The skills agenda appears to have genuinely captured attention at board level, while the role that technology can play to improve efficiency and effectiveness of training and development is now undeniable.
I delivered a seminar on my "Less Learning More Often" theme which attracted a good crowd and, I'm pleased to say, favourable responses. I am still surprised by the lack of awareness the training world has of even basic cognitive research. Just recognising the limitations of our short term memory, how easy it is to overload learners with too much extraneous content, and making appropriate use of a variety of media in our design solutions (whether for delivery in the classroom or through the screen).
Itiel Dror, Senior Lecturer, Cognitive Neuroscience at Southampton University delivered a great keynote in the Conference covering a similar theme using robust examples of how easy it is for our brains and memory systems to be misled and confused.
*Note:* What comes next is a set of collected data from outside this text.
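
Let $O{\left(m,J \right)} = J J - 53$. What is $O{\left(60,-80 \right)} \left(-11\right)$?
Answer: $-69817$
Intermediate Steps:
$O{\left(m,J \right)} = -53 + J^{2}$ ($O{\left(m,J \right)} = J^{2} - 53 = -53 + J^{2}$)
$O{\left(60,-80 \right)} \left(-11\right) = \left(-53 + \left(-80\right)^{2}\right) \left(-11\right) = \left(-53 + 6400\right) \left(-11\right) = 6347 \left(-11\right) = -69817$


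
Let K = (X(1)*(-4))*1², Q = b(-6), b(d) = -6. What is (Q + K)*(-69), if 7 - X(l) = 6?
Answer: 690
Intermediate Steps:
X(l) = 1 (X(l) = 7 - 1*6 = 7 - 6 = 1)
Q = -6
K = -4 (K = (1*(-4))*1² = -4*1 = -4)
(Q + K)*(-69) = (-6 - 4)*(-69) = -10*(-69) = 690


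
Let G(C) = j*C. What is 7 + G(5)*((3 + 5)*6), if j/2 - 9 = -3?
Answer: 2887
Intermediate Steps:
j = 12 (j = 18 + 2*(-3) = 18 - 6 = 12)
G(C) = 12*C
7 + G(5)*((3 + 5)*6) = 7 + (12*5)*((3 + 5)*6) = 7 + 60*(8*6) = 7 + 60*48 = 7 + 2880 = 2887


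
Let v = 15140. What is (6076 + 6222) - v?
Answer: -2842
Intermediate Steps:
(6076 + 6222) - v = (6076 + 6222) - 1*15140 = 12298 - 15140 = -2842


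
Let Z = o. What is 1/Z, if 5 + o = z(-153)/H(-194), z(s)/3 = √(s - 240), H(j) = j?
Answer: -188180/944437 + 582*I*√393/944437 ≈ -0.19925 + 0.012216*I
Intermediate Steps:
z(s) = 3*√(-240 + s) (z(s) = 3*√(s - 240) = 3*√(-240 + s))
o = -5 - 3*I*√393/194 (o = -5 + (3*√(-240 - 153))/(-194) = -5 + (3*√(-393))*(-1/194) = -5 + (3*(I*√393))*(-1/194) = -5 + (3*I*√393)*(-1/194) = -5 - 3*I*√393/194 ≈ -5.0 - 0.30656*I)
Z = -5 - 3*I*√393/194 ≈ -5.0 - 0.30656*I
1/Z = 1/(-5 - 3*I*√393/194)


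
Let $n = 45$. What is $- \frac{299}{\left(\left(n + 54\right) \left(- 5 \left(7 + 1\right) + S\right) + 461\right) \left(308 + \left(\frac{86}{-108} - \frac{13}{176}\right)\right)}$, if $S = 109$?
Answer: $- \frac{355212}{2660633863} \approx -0.00013351$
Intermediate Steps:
$- \frac{299}{\left(\left(n + 54\right) \left(- 5 \left(7 + 1\right) + S\right) + 461\right) \left(308 + \left(\frac{86}{-108} - \frac{13}{176}\right)\right)} = - \frac{299}{\left(\left(45 + 54\right) \left(- 5 \left(7 + 1\right) + 109\right) + 461\right) \left(308 + \left(\frac{86}{-108} - \frac{13}{176}\right)\right)} = - \frac{299}{\left(99 \left(\left(-5\right) 8 + 109\right) + 461\right) \left(308 + \left(86 \left(- \frac{1}{108}\right) - \frac{13}{176}\right)\right)} = - \frac{299}{\left(99 \left(-40 + 109\right) + 461\right) \left(308 - \frac{4135}{4752}\right)} = - \frac{299}{\left(99 \cdot 69 + 461\right) \left(308 - \frac{4135}{4752}\right)} = - \frac{299}{\left(6831 + 461\right) \frac{1459481}{4752}} = - \frac{299}{7292 \cdot \frac{1459481}{4752}} = - \frac{299}{\frac{2660633863}{1188}} = \left(-299\right) \frac{1188}{2660633863} = - \frac{355212}{2660633863}$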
These principles, if not taken into consideration in our learning design, work against us and result in much weaker learning outcomes. Itiel does well to grab attention - always helps when you have a real brain in a jar to pull out of your bag!
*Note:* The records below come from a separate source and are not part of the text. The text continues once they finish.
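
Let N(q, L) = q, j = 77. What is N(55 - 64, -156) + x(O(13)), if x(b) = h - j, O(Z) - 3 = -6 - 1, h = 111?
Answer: 25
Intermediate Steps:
O(Z) = -4 (O(Z) = 3 + (-6 - 1) = 3 - 7 = -4)
x(b) = 34 (x(b) = 111 - 1*77 = 111 - 77 = 34)
N(55 - 64, -156) + x(O(13)) = (55 - 64) + 34 = -9 + 34 = 25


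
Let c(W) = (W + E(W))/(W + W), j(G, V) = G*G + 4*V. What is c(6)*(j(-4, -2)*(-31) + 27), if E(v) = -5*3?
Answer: 663/4 ≈ 165.75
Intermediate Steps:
E(v) = -15
j(G, V) = G² + 4*V
c(W) = (-15 + W)/(2*W) (c(W) = (W - 15)/(W + W) = (-15 + W)/((2*W)) = (-15 + W)*(1/(2*W)) = (-15 + W)/(2*W))
c(6)*(j(-4, -2)*(-31) + 27) = ((½)*(-15 + 6)/6)*(((-4)² + 4*(-2))*(-31) + 27) = ((½)*(⅙)*(-9))*((16 - 8)*(-31) + 27) = -3*(8*(-31) + 27)/4 = -3*(-248 + 27)/4 = -¾*(-221) = 663/4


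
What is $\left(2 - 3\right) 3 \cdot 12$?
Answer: $-36$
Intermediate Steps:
$\left(2 - 3\right) 3 \cdot 12 = \left(-1\right) 3 \cdot 12 = \left(-3\right) 12 = -36$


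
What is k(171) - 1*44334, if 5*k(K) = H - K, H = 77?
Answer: -221764/5 ≈ -44353.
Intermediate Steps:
k(K) = 77/5 - K/5 (k(K) = (77 - K)/5 = 77/5 - K/5)
k(171) - 1*44334 = (77/5 - ⅕*171) - 1*44334 = (77/5 - 171/5) - 44334 = -94/5 - 44334 = -221764/5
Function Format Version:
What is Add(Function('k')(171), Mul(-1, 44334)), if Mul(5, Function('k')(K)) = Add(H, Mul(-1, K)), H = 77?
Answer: Rational(-221764, 5) ≈ -44353.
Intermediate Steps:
Function('k')(K) = Add(Rational(77, 5), Mul(Rational(-1, 5), K)) (Function('k')(K) = Mul(Rational(1, 5), Add(77, Mul(-1, K))) = Add(Rational(77, 5), Mul(Rational(-1, 5), K)))
Add(Function('k')(171), Mul(-1, 44334)) = Add(Add(Rational(77, 5), Mul(Rational(-1, 5), 171)), Mul(-1, 44334)) = Add(Add(Rational(77, 5), Rational(-171, 5)), -44334) = Add(Rational(-94, 5), -44334) = Rational(-221764, 5)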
Here's to 2008 building on the successes of last year and a further growth in organisations demanding higher quality e-learning solutions.
2 comments:
Welcome to blogland Lars. I agree with your sentiments on less learning more often, but I struggled to spot much that was new this year at LT.
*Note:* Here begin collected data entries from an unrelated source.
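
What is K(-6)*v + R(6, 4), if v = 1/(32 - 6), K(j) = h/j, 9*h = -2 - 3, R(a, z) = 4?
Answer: 5621/1404 ≈ 4.0036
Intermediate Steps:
h = -5/9 (h = (-2 - 3)/9 = (1/9)*(-5) = -5/9 ≈ -0.55556)
K(j) = -5/(9*j)
v = 1/26 ≈ 0.038462
K(-6)*v + R(6, 4) = -5/9/(-6)*(1/26) + 4 = -5/9*(-1/6)*(1/26) + 4 = (5/54)*(1/26) + 4 = 5/1404 + 4 = 5621/1404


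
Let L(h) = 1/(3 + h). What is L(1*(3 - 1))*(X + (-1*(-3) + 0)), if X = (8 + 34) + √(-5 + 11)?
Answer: 9 + √6/5 ≈ 9.4899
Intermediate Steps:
X = 42 + √6 ≈ 44.449
L(1*(3 - 1))*(X + (-1*(-3) + 0)) = ((42 + √6) + (-1*(-3) + 0))/(3 + 1*(3 - 1)) = ((42 + √6) + (3 + 0))/(3 + 1*2) = ((42 + √6) + 3)/(3 + 2) = (45 + √6)/5 = 9 + √6/5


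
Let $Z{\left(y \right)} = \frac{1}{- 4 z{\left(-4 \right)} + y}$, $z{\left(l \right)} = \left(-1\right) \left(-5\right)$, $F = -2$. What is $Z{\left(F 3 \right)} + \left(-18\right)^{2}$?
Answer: $\frac{8423}{26} \approx 323.96$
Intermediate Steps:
$z{\left(l \right)} = 5$
$Z{\left(y \right)} = \frac{1}{-20 + y}$ ($Z{\left(y \right)} = \frac{1}{\left(-4\right) 5 + y} = \frac{1}{-20 + y}$)
$Z{\left(F 3 \right)} + \left(-18\right)^{2} = \frac{1}{-20 - 6} + \left(-18\right)^{2} = \frac{1}{-20 - 6} + 324 = \frac{1}{-26} + 324 = - \frac{1}{26} + 324 = \frac{8423}{26}$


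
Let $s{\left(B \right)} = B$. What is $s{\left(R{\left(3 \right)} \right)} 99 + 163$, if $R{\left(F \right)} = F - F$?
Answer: $163$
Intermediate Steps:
$R{\left(F \right)} = 0$
$s{\left(R{\left(3 \right)} \right)} 99 + 163 = 0 \cdot 99 + 163 = 0 + 163 = 163$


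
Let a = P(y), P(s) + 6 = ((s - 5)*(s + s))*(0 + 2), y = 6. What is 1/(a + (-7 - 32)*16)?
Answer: -1/606 ≈ -0.0016502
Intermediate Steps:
P(s) = -6 + 4*s*(-5 + s) (P(s) = -6 + ((s - 5)*(s + s))*(0 + 2) = -6 + ((-5 + s)*(2*s))*2 = -6 + (2*s*(-5 + s))*2 = -6 + 4*s*(-5 + s))
a = 18 (a = -6 - 20*6 + 4*6**2 = -6 - 120 + 4*36 = -6 - 120 + 144 = 18)
1/(a + (-7 - 32)*16) = 1/(18 + (-7 - 32)*16) = 1/(18 - 39*16) = 1/(18 - 624) = 1/(-606) = -1/606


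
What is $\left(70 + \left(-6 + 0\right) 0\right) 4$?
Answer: $280$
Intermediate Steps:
$\left(70 + \left(-6 + 0\right) 0\right) 4 = \left(70 - 0\right) 4 = \left(70 + 0\right) 4 = 70 \cdot 4 = 280$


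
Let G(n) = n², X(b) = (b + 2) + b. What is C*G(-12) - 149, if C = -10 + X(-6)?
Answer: -3029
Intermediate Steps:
X(b) = 2 + 2*b (X(b) = (2 + b) + b = 2 + 2*b)
C = -20 (C = -10 + (2 + 2*(-6)) = -10 + (2 - 12) = -10 - 10 = -20)
C*G(-12) - 149 = -20*(-12)² - 149 = -20*144 - 149 = -2880 - 149 = -3029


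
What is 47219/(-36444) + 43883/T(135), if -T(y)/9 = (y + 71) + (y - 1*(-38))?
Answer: -586778687/41436828 ≈ -14.161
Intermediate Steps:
T(y) = -981 - 18*y (T(y) = -9*((y + 71) + (y - 1*(-38))) = -9*((71 + y) + (y + 38)) = -9*((71 + y) + (38 + y)) = -9*(109 + 2*y) = -981 - 18*y)
47219/(-36444) + 43883/T(135) = 47219/(-36444) + 43883/(-981 - 18*135) = 47219*(-1/36444) + 43883/(-981 - 2430) = -47219/36444 + 43883/(-3411) = -47219/36444 + 43883*(-1/3411) = -47219/36444 - 43883/3411 = -586778687/41436828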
Some good conference sessions but the vendors, and vendor stands, were rather predictable and dull. The same people seem to be circulating from one company to another on a sort of merry-go-round. It must be difficult to remember who is working for who!
Interestingly I attended an event run by ELSPA the next day and met a much younger set of people, saw presentations that were truly on the edge of what we're doing and participated in some excellent discussions. The challenge for us all is how to atract the next generation to events and to get them involved in shaping the future.
Keep on blogging - know you have lots to offer.
Thanks for the encouragement, Donald. I don't know why it's taken me so long to dive in, but I'm glad I have.
I would agree that there was little new at LT, but in many respects the wider market place is still waking up to recognising some of the basic benefits of using technology to support and re-design learning.
There's always an adoption time lag before things go mainstream - perhaps in 2008 we will see much more acceptance of the need to re-design whole portfolios of training courses so that they make use of technology to improve efficiency and most importantly, effectiveness.
I'd like to know more about the ELSPA event - do you have more to report?
"Attracting the next generation to events" - perhaps these events need to be very different from the stale formats that currently dominate?
And all those people on the merry-go-round - what with their advancing age (I'm not as old as you remember :-)) perhaps they should all hunker down for a few Brain Training sessions so they can remember where they work!